On the Road is a weekday feature spotlighting reader photo submissions. From the exotic to the familiar, whether you’re traveling or in your own backyard, we would love to see the world through your eyes.
This series was created by Alain Chamot (1971-2020).
I really love the “now and then” approach to this post. In fact, I love the idea so much that I think maybe we should steal it for one of our On the Road After Dark series after we leave Paris. It’s so interesting to see photos or TV shows and find myself thinking “oh, that must have been before”.
tomofa does a wonderful job of showing us the beauty now, as well as then. It’s a good reminder to look for the beauty everywhere, especially when it can feel like there is so much darkness around us. ~WaterGirl
As this drags on with no end in sight, I increasingly miss doing what I love to do the most: take pictures of people in other places. Places I, as an American, won’t be allowed into for a long time, it seems. It’s been a year since I traveled, who knows when any of us will travel abroad again.
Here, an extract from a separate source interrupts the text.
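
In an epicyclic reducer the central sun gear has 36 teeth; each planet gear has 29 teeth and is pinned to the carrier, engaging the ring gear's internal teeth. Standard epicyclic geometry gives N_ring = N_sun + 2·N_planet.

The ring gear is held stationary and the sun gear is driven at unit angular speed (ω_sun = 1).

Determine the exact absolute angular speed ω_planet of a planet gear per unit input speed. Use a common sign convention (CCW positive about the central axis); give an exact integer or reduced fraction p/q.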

These days it’s walks and hikes with Monet (he’s a good dog). Trees, rocks and light are stand-ins for people. I enjoy making these portraits, but it’s not the same thing . . .
A happy serendipity of 3 young women in matching outfits, with matching bags, moving through the modest canyons of Copenhagen. The bags are all from the Hard Rock Cafe, so they’re probably tourists, but they look like Danes to me.
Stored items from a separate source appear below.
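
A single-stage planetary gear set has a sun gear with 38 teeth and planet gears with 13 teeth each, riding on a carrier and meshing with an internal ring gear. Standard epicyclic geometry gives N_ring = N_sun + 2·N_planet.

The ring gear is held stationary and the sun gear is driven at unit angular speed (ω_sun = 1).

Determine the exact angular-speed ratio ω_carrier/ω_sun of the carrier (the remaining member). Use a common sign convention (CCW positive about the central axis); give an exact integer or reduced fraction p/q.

N_ring = 38 + 2·13 = 64
38(ω_s−ω_c) = −64(ω_r−ω_c),  ω_r=0, ω_s=1
38(1−ω_c) = −64(0−ω_c)  ⇒  102ω_c = 38  ⇒  ω_c = 19/51
ω_c/ω_s = 19/51

19/51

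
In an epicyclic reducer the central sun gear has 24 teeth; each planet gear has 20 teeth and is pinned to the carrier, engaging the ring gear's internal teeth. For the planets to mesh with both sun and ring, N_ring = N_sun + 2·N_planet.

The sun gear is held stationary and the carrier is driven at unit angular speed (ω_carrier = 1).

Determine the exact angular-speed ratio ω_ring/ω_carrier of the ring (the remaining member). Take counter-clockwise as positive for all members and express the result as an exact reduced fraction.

11/8

N_ring = 24 + 2·20 = 64
24(ω_s−ω_c) = −64(ω_r−ω_c),  ω_s=0, ω_c=1
ω_r = 1 − (24/64)(0−1) = 11/8
ω_r/ω_c = 11/8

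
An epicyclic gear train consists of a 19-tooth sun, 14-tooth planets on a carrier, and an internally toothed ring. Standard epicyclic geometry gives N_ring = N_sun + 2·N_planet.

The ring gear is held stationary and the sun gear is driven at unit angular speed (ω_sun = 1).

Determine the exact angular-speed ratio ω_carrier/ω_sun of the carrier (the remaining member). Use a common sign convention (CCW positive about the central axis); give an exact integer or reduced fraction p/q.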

It seems we happened upon the older folks evening at the local disco pub. We fit right in. After a few shots (photo and liquid) and a story*, the central figure asked for my camera and took a very good photo of us.
*You’re expected to tell stories in pubs; we had a good one from that day. We’d parked in the downtown Drogheda garage and taken the bus into Dublin, about an hour’s journey. At the end of the day I happened to check the closing time of the garage: it was closing in an hour. The keys to our apartment were in the car, we were catching a flight out early the next morning, before the garage opened again. We ran to the street and hailed the first cab we saw. Heroically, he got us through Dublin rush hour and back to Drogheda with 15 minutes to spare. That story was good for the aforementioned picture and a round from our new friends.
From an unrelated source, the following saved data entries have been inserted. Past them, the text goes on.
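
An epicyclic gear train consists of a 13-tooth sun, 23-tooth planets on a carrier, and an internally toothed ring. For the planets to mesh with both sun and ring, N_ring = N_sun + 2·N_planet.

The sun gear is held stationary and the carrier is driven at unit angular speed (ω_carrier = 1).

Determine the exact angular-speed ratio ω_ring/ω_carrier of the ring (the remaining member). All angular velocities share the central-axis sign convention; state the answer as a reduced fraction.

72/59

N_ring = 13 + 2·23 = 59
13(ω_s−ω_c) = −59(ω_r−ω_c),  ω_s=0, ω_c=1
ω_r = 1 − (13/59)(0−1) = 72/59
ω_r/ω_c = 72/59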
The hills above Oakland, our new city of residence, have a lot of hiking trails, through groves and canyons, sometimes opening to views of the city and SF across Bay.
I miss just being in and around groups of people, whether it’s taking in some art, like the Boy in the Aarhus Museum, or watching the children play in the pebble maze in a Stockholm park:
We have rocks and pebbles, too, and if i squint the trees look like people milling about, but it’s not the same.
There are something like 10,000 islands in the Swedish archipelago, with about 2,000 of them inhabited. People from Stockholm and the surrounding areas flock to them to finds spots like this to relax and enjoy each others’ company.
Occasionally I come across evidence that people are, indeed, around here, though we keep our distance. Not sure what the flower vase and oranges signify – a party, a memorial, an ironic gesture of some kind?